A las cansadas, Sendic renunció y apenas ese episodio empezó a quedar atrás surgieron otros dos, vinculados a un legislador y a un intendente blancos.

La historia empezó de vuelta, como si lo de Sendic no hubiera dejado una lección y una señal clara de cuál era el estado de ánimo de la gente ante situaciones como esas.

No importa si lo del intendente de Soriano Agustín Bascou y lo del diputado Wilson Ezquerra, es más o menos grave que lo de Sendic. Para la gente hubo conductas inaceptables que afectan el ejercicio de sus respectivos cargos.

Los argumentos defensivos se repiten: tienen la conciencia tranquila, son buenas personas, hay que esperar lo que digan la justicia o los tribunales éticos partidarios. Sin embargo hay un electorado exigente (frentista, blanco, colorado e independiente) que se indigna tal como lo hizo con Sendic.

Ante la razonable sensibilidad popular, la única solución eficaz es la de dar un paso al costado y hacerlo en el momento oportuno y no cuando ya es tarde. Ello libera a un partido de lidiar con esa situación y permite al involucrado resguardar su prestigio y, según el caso, recomponerse para el siguiente período.

Ezquerra presentó genuinas disculpas, pero no se fue y sigue por lo tanto envuelto en el lío. Es legislador y sabe que las leyes están hechas para ser cumplidas. Lo suyo fue de una enorme irresponsabilidad y más aún por tratarse de una persona con un cargo parlamentario.

Lo de Bascou es más complicado por cuanto incluye dos problemas. Por un lado el libramiento de cheques sin fondos como parte de su actividad empresarial, no política. Se supone que eso sería un asunto personal, pero no puede estar atendiendo cosas personales de tal gravedad, con juicios de por medio, y a la vez gobernar un departamento. Al menos debió pedir licencia. No lo hizo.

A eso se agrega el hecho de ser propietario de estaciones de servicio donde la flota municipal carga nafta. Sus allegados intentan justificar la legalidad del procedimiento. Nada de eso importa. Nunca debió haberlo aceptado porque era evidente que comprometía su imagen política y su prestigio. Las explicaciones posteriores son como esas aclaraciones que oscurecen.

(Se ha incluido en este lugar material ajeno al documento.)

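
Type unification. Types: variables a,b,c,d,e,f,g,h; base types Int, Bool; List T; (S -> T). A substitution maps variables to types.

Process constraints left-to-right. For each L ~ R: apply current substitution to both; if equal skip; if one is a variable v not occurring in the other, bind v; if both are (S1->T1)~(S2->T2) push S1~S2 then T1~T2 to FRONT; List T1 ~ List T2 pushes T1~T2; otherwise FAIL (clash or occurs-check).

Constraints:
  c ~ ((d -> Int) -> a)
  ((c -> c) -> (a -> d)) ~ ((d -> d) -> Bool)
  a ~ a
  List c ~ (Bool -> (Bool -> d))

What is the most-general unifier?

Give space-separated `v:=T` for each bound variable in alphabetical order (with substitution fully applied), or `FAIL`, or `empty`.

Answer: FAIL

Derivation:
step 1: unify c ~ ((d -> Int) -> a)  [subst: {-} | 3 pending]
  bind c := ((d -> Int) -> a)
step 2: unify ((((d -> Int) -> a) -> ((d -> Int) -> a)) -> (a -> d)) ~ ((d -> d) -> Bool)  [subst: {c:=((d -> Int) -> a)} | 2 pending]
  -> decompose arrow: push (((d -> Int) -> a) -> ((d -> Int) -> a))~(d -> d), (a -> d)~Bool
step 3: unify (((d -> Int) -> a) -> ((d -> Int) -> a)) ~ (d -> d)  [subst: {c:=((d -> Int) -> a)} | 3 pending]
  -> decompose arrow: push ((d -> Int) -> a)~d, ((d -> Int) -> a)~d
step 4: unify ((d -> Int) -> a) ~ d  [subst: {c:=((d -> Int) -> a)} | 4 pending]
  occurs-check fail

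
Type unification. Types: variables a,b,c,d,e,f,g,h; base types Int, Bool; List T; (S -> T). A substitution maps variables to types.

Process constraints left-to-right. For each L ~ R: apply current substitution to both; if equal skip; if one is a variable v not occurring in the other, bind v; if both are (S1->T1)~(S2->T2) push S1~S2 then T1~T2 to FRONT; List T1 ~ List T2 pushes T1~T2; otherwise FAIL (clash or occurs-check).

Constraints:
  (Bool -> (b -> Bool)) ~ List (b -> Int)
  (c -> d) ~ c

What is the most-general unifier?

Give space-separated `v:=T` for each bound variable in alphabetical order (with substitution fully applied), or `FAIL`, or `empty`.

step 1: unify (Bool -> (b -> Bool)) ~ List (b -> Int)  [subst: {-} | 1 pending]
  clash: (Bool -> (b -> Bool)) vs List (b -> Int)

Answer: FAIL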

El líder sectorial de ambos, el senador Jorge Larrañaga, apoyó a sus políticos y sostuvo que se trataba de una revancha frentista ante lo de Sendic. No hay revancha que valga cuando alguien queda expuesto en una situación tan endeble.

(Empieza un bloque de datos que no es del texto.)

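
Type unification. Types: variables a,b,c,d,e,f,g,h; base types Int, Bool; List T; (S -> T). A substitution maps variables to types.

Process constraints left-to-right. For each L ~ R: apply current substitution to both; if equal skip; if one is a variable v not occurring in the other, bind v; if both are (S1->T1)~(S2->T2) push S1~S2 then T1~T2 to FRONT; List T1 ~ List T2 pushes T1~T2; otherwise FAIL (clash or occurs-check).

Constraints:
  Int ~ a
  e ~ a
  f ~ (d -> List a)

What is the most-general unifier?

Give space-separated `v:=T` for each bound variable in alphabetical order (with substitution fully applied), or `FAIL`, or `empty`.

Answer: a:=Int e:=Int f:=(d -> List Int)

Derivation:
step 1: unify Int ~ a  [subst: {-} | 2 pending]
  bind a := Int
step 2: unify e ~ Int  [subst: {a:=Int} | 1 pending]
  bind e := Int
step 3: unify f ~ (d -> List Int)  [subst: {a:=Int, e:=Int} | 0 pending]
  bind f := (d -> List Int)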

Al defender a los suyos, Larrañaga no entendió que el estado anímico de los uruguayos es otro. Quizás antes esas cosas se toleraban, o se callaban. Hoy no.

Su actitud alienta un razonamiento peligroso para la estabilidad democrática: el de que "los políticos son todos iguales". Antesala de un razonamiento aún más peligroso: el de que "se vayan todos".

La falta de una reacción clara obligó a que el otro líder partidario, Luis Lacalle Pou, se pronunciara al regreso de un viaje. Su ausencia dio tiempo a que el sector de Larrañaga recapacitase, cosa que no ocurrió. Por lo pronto, ni bien llegó a Montevideo dijo lo que debía decir: que en igual situación hubiera renunciado.

Lo acusaron de inmaduro y de querer dividir al partido. Sin embargo, la única forma madura de evitarle perjuicios al Partido Nacional hubiera sido que ambos, por cuenta propia y sin que nadie se los pidiera, renunciaran.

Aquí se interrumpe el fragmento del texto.